Emily Watson knows this firsthand.
“I had a second child, in part, because I felt so at home with Village Montessori [while my older son was enrolled there],” Watson says. “I knew that I could cope with more children if I had their support.”
The school nurtures independence in each child by encouraging children’s natural curiosity.
“Three-year-olds want to do everything themselves — push the button, zip the coat, tie the shoes — so we slow everything down so they can practice those skills,” says Maria Leeman, the school’s lead teacher.
Doing everything in the child’s time takes a lot of preparation, work and thought.
“You have to put your own biases aside and pay attention to what they need,” she says. “It’s a lot of observing, getting on their level and taking the time to understand them as an individual and as a group.”
Watson appreciates how dedicated the Village Montessori teachers are to practicing patience.
“They’re willing to teach and reteach processes like preparing a snack or arranging a model of a plant,” says Watson, whose 2-year-old son is thrilled with his new self-sufficiency and independence.
“I move to put cereal in his bowl and he stops me: ‘I do it!’ He brings his dishes to the sink and says, ‘I did it!’” Watson says. “Learning the small processes of school has made him attuned to the processes at home and he readily puts away socks in one drawer and picks out underwear from another without any prompting from me.”
It’s the Montessori way of providing dignity through mindful preparation for the child’s needs.
“We don’t disvalue children because they’re young,” Leeman says. “We give them the time to learn at their pace and if that means taking 10 minutes to put on a shoe, that’s what we give them.”
These days, in particular, society is a slave to clocks, schedules and technology, all of which cause us to move at record speed. At Village Montessori School, however, they stop and smell the roses — literally. Being outside is vital to the curriculum for multiple reasons. Children naturally come to a sense of peace when they’re in nature.
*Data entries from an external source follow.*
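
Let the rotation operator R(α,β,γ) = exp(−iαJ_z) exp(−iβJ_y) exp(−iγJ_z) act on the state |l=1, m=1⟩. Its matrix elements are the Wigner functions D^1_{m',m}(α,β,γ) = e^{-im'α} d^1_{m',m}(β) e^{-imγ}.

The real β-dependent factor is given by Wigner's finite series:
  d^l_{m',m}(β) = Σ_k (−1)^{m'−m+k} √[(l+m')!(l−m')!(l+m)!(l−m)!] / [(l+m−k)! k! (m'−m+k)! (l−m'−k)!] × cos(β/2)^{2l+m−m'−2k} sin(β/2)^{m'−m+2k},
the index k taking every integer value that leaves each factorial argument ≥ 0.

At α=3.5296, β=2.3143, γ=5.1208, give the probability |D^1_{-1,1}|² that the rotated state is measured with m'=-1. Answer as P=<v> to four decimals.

First d^1_{-1,1}(β=2.3143), then the phase factors e^{-i(-1)α} and e^{-i(1)γ}:
c=cos(2.3143/2)=0.401951, s=sin(2.3143/2)=0.915661; N=√[1·2·2·1]=2.000000
The bounds max(0,m−m')=2 and min(l+m,l−m')=2 give 1 term
  k=2: (−1)^0·2.0000/(2)·0.4020^0·0.9157^2 = +0.838436
d^1_{-1,1}(2.3143) = +0.838436
|D^1_{-1,1}|² = |d^1_{-1,1}(β)|² = (+0.838436)² = 0.702974 (the z-rotation phases have unit modulus)

P=0.7030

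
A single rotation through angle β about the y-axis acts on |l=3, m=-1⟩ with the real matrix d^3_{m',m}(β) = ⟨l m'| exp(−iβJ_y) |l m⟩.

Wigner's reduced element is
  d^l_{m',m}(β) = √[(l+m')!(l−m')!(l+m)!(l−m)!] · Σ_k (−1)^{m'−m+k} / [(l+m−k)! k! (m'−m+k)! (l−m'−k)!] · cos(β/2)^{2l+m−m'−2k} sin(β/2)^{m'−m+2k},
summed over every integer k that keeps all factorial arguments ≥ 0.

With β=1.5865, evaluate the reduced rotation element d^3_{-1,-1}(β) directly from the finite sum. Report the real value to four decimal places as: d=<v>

d=-0.1033

d^3_{-1,-1}(β=1.5865) via Wigner's sum:
Half-angle: c=0.701533, s=0.712637. N=√(2·24·2·24)=48.000000
k∈{0,1,2} keeps every argument non-negative
  k=0: (−1)^0·48.0000/(48)·0.7015^6·0.7126^0 = +0.119203
  k=1: (−1)^1·48.0000/(6)·0.7015^4·0.7126^2 = -0.984054
  k=2: (−1)^2·48.0000/(8)·0.7015^2·0.7126^4 = +0.761589
d^3_{-1,-1}(1.5865) = +0.119203 -0.984054 +0.761589 = -0.103261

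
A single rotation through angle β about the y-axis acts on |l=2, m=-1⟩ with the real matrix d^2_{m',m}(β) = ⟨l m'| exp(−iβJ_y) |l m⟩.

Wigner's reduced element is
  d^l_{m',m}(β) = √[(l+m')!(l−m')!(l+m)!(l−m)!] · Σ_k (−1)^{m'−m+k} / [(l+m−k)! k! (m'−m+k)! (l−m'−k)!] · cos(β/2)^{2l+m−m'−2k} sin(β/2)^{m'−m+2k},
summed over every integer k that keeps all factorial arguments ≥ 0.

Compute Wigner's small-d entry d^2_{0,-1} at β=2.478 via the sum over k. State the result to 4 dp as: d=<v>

d=0.5943

d^2_{0,-1}(β=2.478) via Wigner's sum:
With c≡cos(β/2)=0.325742 and s≡sin(β/2)=0.945459, N=[2·2·1·6]^{1/2}=4.898979
k∈{0,1} keeps every argument non-negative
  k=0: (−1)^1·4.8990/(2)·0.3257^3·0.9455^1 = -0.080046
  k=1: (−1)^2·4.8990/(2)·0.3257^1·0.9455^3 = +0.674337
d^2_{0,-1}(2.478) = -0.080046 +0.674337 = +0.594291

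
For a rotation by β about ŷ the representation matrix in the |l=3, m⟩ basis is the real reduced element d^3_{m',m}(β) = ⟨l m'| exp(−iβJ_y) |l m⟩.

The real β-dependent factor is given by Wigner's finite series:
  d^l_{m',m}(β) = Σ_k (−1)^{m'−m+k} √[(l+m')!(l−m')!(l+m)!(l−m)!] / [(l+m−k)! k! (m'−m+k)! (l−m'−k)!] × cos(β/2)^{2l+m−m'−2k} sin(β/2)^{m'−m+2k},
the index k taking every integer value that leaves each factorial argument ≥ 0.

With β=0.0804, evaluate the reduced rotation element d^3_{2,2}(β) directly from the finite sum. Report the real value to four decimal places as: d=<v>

d=0.9871

d^3_{2,2}(β=0.0804) via Wigner's sum:
With c≡cos(β/2)=0.999192 and s≡sin(β/2)=0.040189, N=[120·1·120·1]^{1/2}=120.000000
The bounds max(0,m−m')=0 and min(l+m,l−m')=1 give 2 terms
  k=0: (−1)^0·120.0000/(120)·0.9992^6·0.0402^0 = +0.995162
  k=1: (−1)^1·120.0000/(24)·0.9992^4·0.0402^2 = -0.008050
d^3_{2,2}(0.0804) = +0.995162 -0.008050 = +0.987113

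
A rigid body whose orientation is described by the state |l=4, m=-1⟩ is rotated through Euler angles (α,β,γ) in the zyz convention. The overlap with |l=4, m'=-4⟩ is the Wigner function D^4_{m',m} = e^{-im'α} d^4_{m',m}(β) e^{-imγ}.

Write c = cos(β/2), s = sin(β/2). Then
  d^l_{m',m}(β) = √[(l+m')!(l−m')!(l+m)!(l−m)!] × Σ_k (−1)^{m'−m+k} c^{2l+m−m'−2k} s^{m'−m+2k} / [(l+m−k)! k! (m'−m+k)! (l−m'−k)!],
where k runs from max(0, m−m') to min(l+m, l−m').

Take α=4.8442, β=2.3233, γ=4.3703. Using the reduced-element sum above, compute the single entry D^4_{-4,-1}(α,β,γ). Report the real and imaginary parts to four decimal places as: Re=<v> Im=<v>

Re=0.0106 Im=-0.0566

D^4_{-4,-1}(4.8442,2.3233,4.3703) = e^{-i·-4·4.8442}·d^4_{-4,-1}(2.3233)·e^{-i·-1·4.3703}. Compute d first:
With c≡cos(β/2)=0.397826 and s≡sin(β/2)=0.917461, N=[1·40320·6·120]^{1/2}=5387.986637
k∈{3} keeps every argument non-negative
  k=3: (−1)^0·5387.9866/(720)·0.3978^5·0.9175^3 = +0.057587
d^4_{-4,-1}(2.3233) = +0.057587
D = (+0.864197+0.503154i)·(+0.057587)·(-0.335456-0.942056i) = +0.010602-0.056603i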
The 24-member class makes a circle outside every day, inhaling the fresh air, relishing the sun on their cheeks, listening to chirping, squeaking, clucking animals around them and touching the bugs and the dirt. They also talk about their responsibility for taking care of the Earth.
“When we’re standing on the ground outside and talking about how to recycle, it makes it more real,” Leeman adds.
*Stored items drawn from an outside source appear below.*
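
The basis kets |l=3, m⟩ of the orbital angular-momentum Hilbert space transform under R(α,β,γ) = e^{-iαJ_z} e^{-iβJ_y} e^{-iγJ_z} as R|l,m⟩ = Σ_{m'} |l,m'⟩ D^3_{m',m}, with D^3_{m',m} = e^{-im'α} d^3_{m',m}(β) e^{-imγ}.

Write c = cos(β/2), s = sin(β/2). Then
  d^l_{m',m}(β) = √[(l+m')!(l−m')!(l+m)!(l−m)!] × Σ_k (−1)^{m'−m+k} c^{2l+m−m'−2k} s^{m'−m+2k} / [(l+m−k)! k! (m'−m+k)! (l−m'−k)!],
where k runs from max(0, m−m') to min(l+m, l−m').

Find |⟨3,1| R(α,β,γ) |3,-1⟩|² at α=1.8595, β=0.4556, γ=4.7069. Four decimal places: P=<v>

P=0.0655

D^3_{1,-1}(1.8595,0.4556,4.7069) = e^{-i·1·1.8595}·d^3_{1,-1}(0.4556)·e^{-i·-1·4.7069}. Compute d first:
c=cos(0.4556/2)=0.974166, s=sin(0.4556/2)=0.225835; N=√[24·2·2·24]=48.000000
Admissible k: 0..2 (factorial args all ≥0)
  k=0: (−1)^2·48.0000/(8)·0.9742^4·0.2258^2 = +0.275591
  k=1: (−1)^3·48.0000/(6)·0.9742^2·0.2258^4 = -0.019748
  k=2: (−1)^4·48.0000/(48)·0.9742^0·0.2258^6 = +0.000133
d^3_{1,-1}(0.4556) = +0.275591 -0.019748 +0.000133 = +0.255975
|D^3_{1,-1}|² = |d^3_{1,-1}(β)|² = (+0.255975)² = 0.065523 (the z-rotation phases have unit modulus)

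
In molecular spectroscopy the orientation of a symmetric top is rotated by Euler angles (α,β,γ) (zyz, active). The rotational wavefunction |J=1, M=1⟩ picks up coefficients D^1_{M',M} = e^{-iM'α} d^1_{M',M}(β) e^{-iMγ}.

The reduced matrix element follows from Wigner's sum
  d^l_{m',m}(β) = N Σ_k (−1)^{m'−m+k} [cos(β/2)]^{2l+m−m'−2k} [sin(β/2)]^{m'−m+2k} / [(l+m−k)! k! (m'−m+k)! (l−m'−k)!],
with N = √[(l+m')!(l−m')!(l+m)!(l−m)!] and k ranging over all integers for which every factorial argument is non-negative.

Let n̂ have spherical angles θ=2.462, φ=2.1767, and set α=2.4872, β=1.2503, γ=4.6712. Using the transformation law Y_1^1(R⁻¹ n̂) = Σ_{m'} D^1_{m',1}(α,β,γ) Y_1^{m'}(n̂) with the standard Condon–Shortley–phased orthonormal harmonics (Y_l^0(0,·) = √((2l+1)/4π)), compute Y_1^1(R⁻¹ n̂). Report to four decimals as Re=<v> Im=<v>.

Need the full column D^1_{m',1} for m'=−1..1 at α=2.4872, β=1.2503, γ=4.6712.
cos(β/2)=0.810875, sin(β/2)=0.585219
d^1_{-1,1}: single k=2 term ⇒ +0.342481;  D = -0.197095-0.280084i
d^1_{0,1}: single k=1 term ⇒ +0.671100;  D = -0.027634+0.670531i
d^1_{1,1}: single k=0 term ⇒ +0.657519;  D = +0.421359-0.504765i
Y_1^{m'}(θ=2.462,φ=2.1767) and Σ D·Y over m':
  (-0.1971-0.2801i)·(-0.1237-0.1785i)  (-0.0276+0.6705i)·(-0.3800+0.0000i)  (+0.4214-0.5048i)·(+0.1237-0.1785i)
Y_1^1(R⁻¹ n̂) = -0.053102-0.322646i

Re=-0.0531 Im=-0.3226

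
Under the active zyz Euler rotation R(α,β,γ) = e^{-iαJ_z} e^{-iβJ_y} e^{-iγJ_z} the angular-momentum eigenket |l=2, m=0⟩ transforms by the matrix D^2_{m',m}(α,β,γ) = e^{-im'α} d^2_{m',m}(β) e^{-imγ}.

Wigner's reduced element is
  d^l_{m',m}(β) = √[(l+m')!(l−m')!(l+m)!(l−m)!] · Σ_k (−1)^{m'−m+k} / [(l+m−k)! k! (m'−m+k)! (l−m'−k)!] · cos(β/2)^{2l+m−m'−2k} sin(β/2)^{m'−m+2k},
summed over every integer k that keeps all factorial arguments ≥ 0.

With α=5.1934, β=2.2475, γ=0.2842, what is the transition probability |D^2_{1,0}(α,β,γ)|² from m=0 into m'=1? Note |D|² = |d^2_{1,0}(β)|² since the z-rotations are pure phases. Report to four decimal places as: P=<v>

Split into d^2_{1,0}(β=2.2475) × two z-phases.
With c≡cos(β/2)=0.432304 and s≡sin(β/2)=0.901728, N=[6·1·2·2]^{1/2}=4.898979
The bounds max(0,m−m')=0 and min(l+m,l−m')=1 give 2 terms
  k=0: (−1)^1·4.8990/(2)·0.4323^3·0.9017^1 = -0.178451
  k=1: (−1)^2·4.8990/(2)·0.4323^1·0.9017^3 = +0.776411
d^2_{1,0}(2.2475) = -0.178451 +0.776411 = +0.597960
|D^2_{1,0}|² = |d^2_{1,0}(β)|² = (+0.597960)² = 0.357556 (the z-rotation phases have unit modulus)

P=0.3576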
The school also has chickens that the students feed and water daily. It’s just another way for them to understand about caring for living things.
“It’s a key concept to drive home during a developmental phase when it’s typically all about me, me, me,” Schollenberger says. “To learn to have that empathy prepares them to be good people.”
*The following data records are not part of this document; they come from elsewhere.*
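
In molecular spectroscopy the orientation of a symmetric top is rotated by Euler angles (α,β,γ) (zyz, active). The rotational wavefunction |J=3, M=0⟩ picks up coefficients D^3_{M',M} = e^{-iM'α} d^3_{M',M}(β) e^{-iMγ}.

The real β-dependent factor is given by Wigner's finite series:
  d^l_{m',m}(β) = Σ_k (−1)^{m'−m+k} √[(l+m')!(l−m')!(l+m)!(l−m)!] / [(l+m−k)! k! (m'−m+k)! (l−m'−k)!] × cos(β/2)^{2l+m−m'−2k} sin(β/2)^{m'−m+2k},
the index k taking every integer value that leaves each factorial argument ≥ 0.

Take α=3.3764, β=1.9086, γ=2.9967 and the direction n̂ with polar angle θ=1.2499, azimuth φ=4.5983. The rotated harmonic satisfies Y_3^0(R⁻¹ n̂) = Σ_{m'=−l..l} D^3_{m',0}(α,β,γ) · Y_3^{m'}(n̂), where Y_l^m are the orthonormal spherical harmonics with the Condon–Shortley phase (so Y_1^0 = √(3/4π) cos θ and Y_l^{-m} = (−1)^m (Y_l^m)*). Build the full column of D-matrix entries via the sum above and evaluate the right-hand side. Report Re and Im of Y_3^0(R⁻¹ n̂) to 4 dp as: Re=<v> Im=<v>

Need the full column D^3_{m',0} for m'=−3..3 at α=3.3764, β=1.9086, γ=2.9967.
cos(β/2)=0.578180, sin(β/2)=0.815909
d^3_{-3,0}: single k=3 term ⇒ +0.469494;  D = -0.357748-0.304041i
d^3_{-2,0}: k∈[2..3] ⇒ +0.407471 -0.811436 = -0.403965;  D = -0.360233-0.182811i
d^3_{-1,0}: k∈[1..3] ⇒ +0.182620 -1.091005 +0.724207 = -0.184178;  D = +0.179124+0.042850i
d^3_{0,0}: k∈[0..3] ⇒ +0.037358 -0.669543 +1.333325 -0.295020 = +0.406120;  D = +0.406120+0.000000i
d^3_{1,0}: k∈[0..2] ⇒ -0.182620 +1.091005 -0.724207 = +0.184178;  D = -0.179124+0.042850i
d^3_{2,0}: k∈[0..1] ⇒ +0.407471 -0.811436 = -0.403965;  D = -0.360233+0.182811i
d^3_{3,0}: single k=0 term ⇒ -0.469494;  D = +0.357748-0.304041i
Y_3^{m'}(θ=1.2499,φ=4.5983) and Σ D·Y over m':
  (-0.3577-0.3040i)·(+0.1197-0.3359i)  (-0.3602-0.1828i)·(-0.2828-0.0657i)  (+0.1791+0.0428i)·(+0.0175-0.1531i)  (+0.4061+0.0000i)·(-0.2946+0.0000i)  (-0.1791+0.0428i)·(-0.0175-0.1531i)  (-0.3602+0.1828i)·(-0.2828+0.0657i)  (+0.3577-0.3040i)·(-0.1197-0.3359i)
Y_3^0(R⁻¹ n̂) = -0.210357-0.000000i

Re=-0.2104 Im=0.0000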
“All our teachers provide the support and modeling our children need to become self-directed, self-disciplined, self-possessed learners who care about and for their little school community,” she says.
The students also enjoy recess on the playscape.
“Rather than a jungle gym, which serves only one purpose, the playscape has things they play with that can evolve into multiple facets of learning,” Leeman says. For instance, a sandbox allows kids to dig trenches, build castles and make “cakes.” They also have an agility course, a climbing tube and a tire they can climb over or hide under. Plus, they’ll soon be adding a mud kitchen, complete with dirt, sand and leaves. Providing all of these options gives students a chance to work their small and large motor skills.
“It’s not so much about having it all as much as it is giving them what they need when the need arises,” Schollenberger says.
For instance, when the kids are fighting and need to let off steam, teachers bring out the bubbles, which calms everyone down.
And while the students are allowed to make messes, they also clean up themselves.
“We don’t just swoop in and do it for them,” Leeman says. “That’s part of the independence and dignity.”
Speaking of independence, curriculum is guided by student choice.
“People who are forced to do things learn nothing but anger,” Leeman says.
In the absence of mandate, however, the neurons start firing.
“I eavesdrop on four-year-olds negotiating the most equitable way to divide banana slices,” Watson says. “They use specialized learning tools and demonstrate how quantities are squared and cubed. I can only imagine how much better a math student I would have been if I had learned sophisticated concepts through play as a child rather than struggling with abstract ideas as a teenager.”
Leeman loves teaching preschoolers because it’s setting the stage for who they will become.
“How we want the world to be really starts with these 3 to 6-year-olds,” Leeman says. “This is where they are taught to be good people.”